The grim calculus now facing Federal Reserve Chairman Jerome Powell is whether to permit inflation to spike further than its current 8.6%, or use monetary policy to tamp it down.
If he does the latter, it is inevitable that the U.S. economy will fall into a recession, most likely in 2023, Bloomberg reports.
Economists are beginning to sound the chorus that the economy might need to go through a recession wringer—an economic contraction and higher unemployment—to bring inflation, at a high not seen since 1981, down.
Market participants will be listening carefully to what Powell has to say Wednesday after the Fed’s next fed rate hike meeting.
“The chairman of the Fed doesn’t want to let the ‘R’ word slip out of his mouth in a positive way—that we need a recession,” says Alan Binder, former Fed policy maker. “But there are a lot of euphemisms, and he’ll use them.”
JPMorgan Chase & Co.
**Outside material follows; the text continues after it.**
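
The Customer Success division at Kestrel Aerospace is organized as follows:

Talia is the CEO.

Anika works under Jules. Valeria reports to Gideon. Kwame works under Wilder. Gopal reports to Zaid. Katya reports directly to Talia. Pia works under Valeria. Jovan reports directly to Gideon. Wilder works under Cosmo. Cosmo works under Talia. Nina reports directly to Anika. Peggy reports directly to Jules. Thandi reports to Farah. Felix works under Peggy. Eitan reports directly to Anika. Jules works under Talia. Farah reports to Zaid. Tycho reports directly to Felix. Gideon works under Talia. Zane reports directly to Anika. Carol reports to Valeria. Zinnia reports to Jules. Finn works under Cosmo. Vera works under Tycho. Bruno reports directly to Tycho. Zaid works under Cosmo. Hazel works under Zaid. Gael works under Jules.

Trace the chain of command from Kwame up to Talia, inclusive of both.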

Chief Economist Bruce Kasman recently said he has “become more pessimistic about the opportunity of stabilizing inflation at an acceptable level without a recession.”
Ethan Harris, head of global economics research at Bank of America Corp., expects the Fed to settle for an inflation reset of 3%, rather than its traditional 2%.
“Remember, the great inflation fighter Paul Volcker backed off with inflation down to 4%,” Harris said.